C’est en 1891 qu’ouvre le Reid’s, le rêve de l’Écossais William Reid, débarqué sur l’île en 1836, à l’âge de 14 ans. Ce jeune battant exerce d’abord le métier de boulanger à Funchal, puis celui de négociant en vins. C’est l’époque où les touristes commencent à venir passer l’hiver à Madère…

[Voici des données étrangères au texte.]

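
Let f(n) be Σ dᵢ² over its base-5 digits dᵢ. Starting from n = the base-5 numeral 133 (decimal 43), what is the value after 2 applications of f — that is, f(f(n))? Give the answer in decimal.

43 = (1,3,3)_5 → 19
19 = (3,4)_5 → 25

25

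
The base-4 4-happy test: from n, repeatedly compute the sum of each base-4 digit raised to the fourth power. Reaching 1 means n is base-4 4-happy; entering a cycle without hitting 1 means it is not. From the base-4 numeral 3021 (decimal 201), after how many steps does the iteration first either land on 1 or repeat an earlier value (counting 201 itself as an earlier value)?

201 = (3,0,2,1)_4 → 3⁴ + 0⁴ + 2⁴ + 1⁴ = 98
98 = (1,2,0,2)_4 → 1⁴ + 2⁴ + 0⁴ + 2⁴ = 33
33 = (2,0,1)_4 → 2⁴ + 0⁴ + 1⁴ = 17
17 = (1,0,1)_4 → 1⁴ + 0⁴ + 1⁴ = 2
2 = (2)_4 → 2⁴ = 16
16 = (1,0,0)_4 → 1⁴ + 0⁴ + 0⁴ = 1  — reached 1.
That took 6 steps.

6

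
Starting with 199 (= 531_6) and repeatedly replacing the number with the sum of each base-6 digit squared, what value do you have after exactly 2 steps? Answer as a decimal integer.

199 = (5,3,1)_6 → 5² + 3² + 1² = 35
35 = (5,5)_6 → 5² + 5² = 50

50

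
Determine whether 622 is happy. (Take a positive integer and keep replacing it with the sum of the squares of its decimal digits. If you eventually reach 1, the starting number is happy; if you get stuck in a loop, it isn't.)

622 → 6² + 2² + 2² = 44
44 → 4² + 4² = 32
32 → 3² + 2² = 13
13 → 1² + 3² = 10
10 → 1² + 0² = 1  — reached 1.

happy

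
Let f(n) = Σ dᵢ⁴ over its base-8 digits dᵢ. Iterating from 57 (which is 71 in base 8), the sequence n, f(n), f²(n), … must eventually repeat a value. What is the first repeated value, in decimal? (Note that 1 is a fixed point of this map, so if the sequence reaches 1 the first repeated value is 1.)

257

57 = (7,1)_8 → 7⁴ + 1⁴ = 2401 + 1 = 2402
2402 = (4,5,4,2)_8 → 4⁴ + 5⁴ + 4⁴ + 2⁴ = 256 + 625 + 256 + 16 = 1153
1153 = (2,2,0,1)_8 → 2⁴ + 2⁴ + 0⁴ + 1⁴ = 16 + 16 + 0 + 1 = 33
33 = (4,1)_8 → 4⁴ + 1⁴ = 256 + 1 = 257
257 = (4,0,1)_8 → 4⁴ + 0⁴ + 1⁴ = 256 + 0 + 1 = 257  — 257 already appeared earlier.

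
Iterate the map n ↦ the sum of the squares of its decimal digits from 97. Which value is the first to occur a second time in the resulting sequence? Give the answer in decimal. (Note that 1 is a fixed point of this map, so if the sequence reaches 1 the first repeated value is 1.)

1

97 → 9² + 7² = 130
130 → 1² + 3² + 0² = 10
10 → 1² + 0² = 1  — reached the fixed point 1.
1 → 1, so 1 is the first repeated value.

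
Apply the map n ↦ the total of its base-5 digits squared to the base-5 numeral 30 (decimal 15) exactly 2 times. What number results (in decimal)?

17

15 = (3,0)_5 → 3² + 0² = 9
9 = (1,4)_5 → 1² + 4² = 17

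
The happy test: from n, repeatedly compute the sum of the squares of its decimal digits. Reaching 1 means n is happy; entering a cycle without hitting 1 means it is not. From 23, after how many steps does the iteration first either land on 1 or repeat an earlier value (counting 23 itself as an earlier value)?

3

23 → 2² + 3² = 4 + 9 = 13
13 → 1² + 3² = 1 + 9 = 10
10 → 1² + 0² = 1 + 0 = 1  — reached 1.
That took 3 steps.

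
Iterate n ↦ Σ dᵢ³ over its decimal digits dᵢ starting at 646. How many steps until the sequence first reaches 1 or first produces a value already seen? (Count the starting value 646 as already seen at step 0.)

646 → 6³ + 4³ + 6³ = 216 + 64 + 216 = 496
496 → 4³ + 9³ + 6³ = 64 + 729 + 216 = 1009
1009 → 1³ + 0³ + 0³ + 9³ = 1 + 0 + 0 + 729 = 730
730 → 7³ + 3³ + 0³ = 343 + 27 + 0 = 370
370 → 3³ + 7³ + 0³ = 27 + 343 + 0 = 370  — 370 repeats.
That took 5 steps.

5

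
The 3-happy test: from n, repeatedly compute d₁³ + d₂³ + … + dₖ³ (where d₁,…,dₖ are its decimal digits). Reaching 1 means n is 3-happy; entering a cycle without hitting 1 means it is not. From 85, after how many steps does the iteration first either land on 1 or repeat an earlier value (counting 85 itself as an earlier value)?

9

85 → 637
637 → 586
586 → 853
853 → 664
664 → 496
496 → 1009
1009 → 730
730 → 370
370 → 370  — 370 repeats.
That took 9 steps.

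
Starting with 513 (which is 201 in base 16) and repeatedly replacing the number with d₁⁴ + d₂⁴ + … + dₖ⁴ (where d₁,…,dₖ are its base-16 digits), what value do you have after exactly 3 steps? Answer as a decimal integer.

16

513 = (2,0,1)_16 → 2⁴ + 0⁴ + 1⁴ = 17
17 = (1,1)_16 → 1⁴ + 1⁴ = 2
2 = (2)_16 → 2⁴ = 16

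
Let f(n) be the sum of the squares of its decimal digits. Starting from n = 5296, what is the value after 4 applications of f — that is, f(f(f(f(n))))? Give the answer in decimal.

5296 → 5² + 2² + 9² + 6² = 146
146 → 1² + 4² + 6² = 53
53 → 5² + 3² = 34
34 → 3² + 4² = 25

25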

Un nouveau marché lucratif qui lui inspire une idée : bâtir son hôtel. Il achète une quinta à l’Ouest de Funchal, flanquée sur un promontoire dominant l’océan, et demande à l’architecte anglais George Somers Clarke, qui compte déjà à son palmarès l’hôtel Shepheard du Caire, de réaliser une résidence exceptionnelle. Pendant l’édification, il fait aussi aménager un jardin où se mêlent essences européennes et exotiques. Malheureusement, William Reid meurt avant l’ouverture. Ce sont donc ses fils Willy et Alfred qui accueillent les premiers hôtes, à commencer par les passagers des paquebots voguant vers les colonies de l’Empire britannique et qui font halte à Madère. Des marins viennent les cueillir – littéralement – en canot, puis de gros bras les hissent le long de la falaise, dans des hamacs. La légende s’ouvre, comme un rideau sur une scène d’opéra…
Toute la gentry internationale veut y résider, mais aussi, et surtout, l’aristocratie, l’impératrice Sissi en tête, suivie de l’impératrice Zita en exil. Dans les années 1920, c’est au tour du dramaturge George Bernard Shaw de s’y installer pour écrire, et aussi pour prendre le temps de s’initier au tango. Après-guerre, Winston Churchill vient y rédiger ses mémoires en s’accordant quelques moments de peinture dans le pittoresque village de pêcheurs de Camara de Lobos. À la même époque, Grégory Peck et le réalisateur John Huston y demeurent pendant le tournage au port de Machico de Moby Dick, en compagnie des derniers baleiniers.
Depuis, familles aisées, politiques, et people venus incognito s’y pressent pour goûter au charme un peu suranné d’un palace hors du temps.